Automate Two-factor Authentication with RSelenium
Many websites these days require two-factor authentication (2FA) at login, which presents a challenge for automation. I ran into this situation recently when I needed to extract some data from the Salesforce platform. This article will take you through the journey how I arrived at the final solution; and as always, here goes the TL;DR.
Before we tackle the ‘how-to’s, it helps to understand what the Salesforce 2FA process entails. This security feature is required at each login after users input their username and password. One of the options supported by Salesforce is through the free Salesforce Authenticator App on a mobile device. When a login occurs from the web browser, the user will be prompted with a push notification from the App. The App keeps track of a set of data that includes the username, the device where the web browser is on, and the location of the mobile device where the App is installed. The user can then verify the information and "approve" the browser login from within the App. The setup works well if you want to build an attended automation process by retaining supervision at the login level. However, unattended automation would require the 2FA from within the App to be integrated into the automation script.
Thankfully, the Salesforce Authenticator App has a feature called “Einstein Automation”, which can be activated by turning on the "Always approve from this location" at the prompt notification in the App. What it does is that the current location is now added to the list of trusted geo-locations and will now automatically log the user in from these locations.
This seems to have provided the solution to an unattended login! Just wait. I quickly discovered that the Einstein Automation seems to work only with logins that are user-prompted; as soon as the login occurs in a browser that is initiated by Selenium, users are prompted again even from the exact same location!
Looking at the list of trusted locations, it is clear that they are not forgotten by the Einstein Automation, and that this feature isn't turned off in the App. Somehow though the App chooses to ignore the "memory". With the process of elimination, since the one thing that is different is the browser and how it is initiated, my thinking cap directed me towards the browser.
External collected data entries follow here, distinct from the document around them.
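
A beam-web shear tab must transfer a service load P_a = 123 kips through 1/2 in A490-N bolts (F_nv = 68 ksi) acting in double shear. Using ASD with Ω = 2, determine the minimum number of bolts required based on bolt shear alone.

10 bolts

A_b = π·0.5²/4 = 0.1963 in².
Per-bolt allowable strength R_n/Ω = 68 × 0.1963 × 2 / 2 = 13.35 kips.
n ≥ 123 / 13.35 = 9.212 → use 10 bolts.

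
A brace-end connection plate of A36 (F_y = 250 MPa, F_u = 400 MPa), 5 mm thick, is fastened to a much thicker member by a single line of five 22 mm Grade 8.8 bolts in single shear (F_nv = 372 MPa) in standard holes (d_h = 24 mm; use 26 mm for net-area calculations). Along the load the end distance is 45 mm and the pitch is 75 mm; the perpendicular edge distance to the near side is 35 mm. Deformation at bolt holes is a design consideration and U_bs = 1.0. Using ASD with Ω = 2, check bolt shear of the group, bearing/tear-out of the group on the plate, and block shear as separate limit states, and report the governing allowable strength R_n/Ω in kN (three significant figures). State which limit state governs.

Bolt shear: A_b = π·22²/4 = 380.1 mm²; R_n = 372 × 380.1 × 5 × 1 / 1000 = 707 kN → 707 / 2 = 354 kN.
Bearing: edge l_c = 33, r_n = 79.2 kN; interior l_c = 51, r_n = 105.6 kN; R_n = 79.2 + 4·105.6 = 501.6 kN → 251 kN.
Block shear: A_gv = 1725, A_nv = 1140, A_nt = 110 mm²; R_n = min(0.6F_uA_nv, 0.6F_yA_gv) + U_bs·F_u·A_nt = 302.8 kN → 151 kN.
Block shear governs: 151 kN.

151 kN (block shear governs)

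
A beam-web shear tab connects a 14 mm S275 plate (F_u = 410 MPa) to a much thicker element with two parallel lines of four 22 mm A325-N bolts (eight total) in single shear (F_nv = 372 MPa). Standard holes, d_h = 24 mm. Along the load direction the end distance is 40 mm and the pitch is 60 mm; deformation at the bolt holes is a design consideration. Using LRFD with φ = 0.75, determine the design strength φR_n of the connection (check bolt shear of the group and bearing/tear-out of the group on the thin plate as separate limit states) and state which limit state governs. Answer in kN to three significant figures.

Bolt shear: A_b = π·22²/4 = 380.1 mm²; R_n = 372 × 380.1 × 8 × 1 / 1000 = 1131 kN → 0.75 × 1131 = 848 kN.
Bearing (1.2 l_c t F_u ≤ 2.4 d t F_u): upper limit = 2.4·22·14·410 / 1000 = 303.1 kN.
  Edge l_c = 40 − 24/2 = 28 → r_n = 192.9 kN; interior l_c = 60 − 24 = 36 → r_n = 248 kN.
  R_n,bearing = 2·192.9 + 6·248 = 1874 kN → 0.75 × 1874 = 1410 kN.
Bolt shear governs: 848 kN.

848 kN (bolt shear governs)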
Maybe the App needed browser's help to execute on its memory?
BINGO! It turns out browser has memories too, and it is in the form of HTTP cookies. These cookies are stored in the browser as a type of "required cookies" allowing Salesforce to record and store encrypted authentication information. Clearly, these cookies are not associated with the new browser initiated by Selenium. And in order for Selenium-triggered logins to be recognized by Salesforce the same way as would manual logins, the browser initiated by Selenium needs to be able to retain and access the Authentication cookies.
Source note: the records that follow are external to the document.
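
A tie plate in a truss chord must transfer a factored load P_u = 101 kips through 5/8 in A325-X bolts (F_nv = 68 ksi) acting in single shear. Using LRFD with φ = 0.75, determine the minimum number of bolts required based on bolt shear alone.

7 bolts

A_b = π·0.625²/4 = 0.3068 in².
Per-bolt design strength φR_n = 0.75 × 68 × 0.3068 × 1 = 15.65 kips.
n ≥ 101 / 15.65 = 6.455 → use 7 bolts.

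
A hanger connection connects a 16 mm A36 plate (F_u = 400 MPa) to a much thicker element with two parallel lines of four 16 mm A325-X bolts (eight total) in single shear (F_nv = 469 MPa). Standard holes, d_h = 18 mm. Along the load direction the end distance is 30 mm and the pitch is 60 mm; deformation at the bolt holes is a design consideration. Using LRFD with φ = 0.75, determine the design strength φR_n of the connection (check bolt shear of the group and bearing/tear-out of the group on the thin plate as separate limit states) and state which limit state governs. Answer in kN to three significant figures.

566 kN (bolt shear governs)

Bolt shear: A_b = π·16²/4 = 201.1 mm²; R_n = 469 × 201.1 × 8 × 1 / 1000 = 754.4 kN → 0.75 × 754.4 = 566 kN.
Bearing (1.2 l_c t F_u ≤ 2.4 d t F_u): upper limit = 2.4·16·16·400 / 1000 = 245.8 kN.
  Edge l_c = 30 − 18/2 = 21 → r_n = 161.3 kN; interior l_c = 60 − 18 = 42 → r_n = 245.8 kN.
  R_n,bearing = 2·161.3 + 6·245.8 = 1797 kN → 0.75 × 1797 = 1350 kN.
Bolt shear governs: 566 kN.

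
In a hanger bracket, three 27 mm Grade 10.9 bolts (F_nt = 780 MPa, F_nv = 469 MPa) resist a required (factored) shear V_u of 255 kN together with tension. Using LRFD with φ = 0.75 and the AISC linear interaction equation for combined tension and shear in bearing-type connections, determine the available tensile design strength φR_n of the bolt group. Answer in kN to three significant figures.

882 kN

A_b = π·27²/4 = 572.6 mm²; f_rv = 255 × 1000 / (3 × 572.6) = 148.5 MPa.
F'_nt = 1.3 F_nt − (F_nt / φF_nv) f_rv = 1.3·780 − (780/(0.75·469))·148.5 = 684.8 MPa, capped at F_nt → F'_nt = 684.8 MPa.
R_n = F'_nt · A_b · n = 684.8 × 572.6 × 3 / 1000 = 1176 kN.
Design strength φR_n = 0.75 × 1176 = 882 kN.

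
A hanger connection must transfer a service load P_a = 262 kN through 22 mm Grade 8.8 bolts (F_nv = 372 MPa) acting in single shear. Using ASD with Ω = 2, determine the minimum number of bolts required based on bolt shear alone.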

Now that we’ve identified cookies as the missing piece that connects the App and browser in the authentication process, we need to devise a solution to fill in the missing piece. The first step is to find out where these cookies are saved. Chrome is the browser I primarily use for RSelenium tasks. With Chrome, one can create different profiles, and each profile has its own data directory where cookies are saved in. Therefore, if we can assign a specific chrome profile for Selenium, it would retain the memory of past authentication sessions due to the cookies stored under the profile. This turns out to be readily accomplishable by defining ChromeOptions with getChromeProfile.
TLDR starts here:
Step 1. Switch on Einstein Automation on the Salesforce Authenticator App
Step 2. Use ChromeOptions to assign and retrieve a specific profile which you have used for manual login. The default location for Windows 10 is C:/Users/%USERNAME%/AppData/Local/Google/Chrome/User Data. Note that a specific IP is assigned as a third argument to remove the possibility of changing IP between different sessions.
Step 3. Load this profile as ‘extraCapabilities’ when initiating the remote driver
Voila, Selenium meets Einstein and they have an intellectual conversation over Cookies (and possibly milk). You can now proceed to navigate to the login page and start enjoy fully automated data scraping from Salesforce!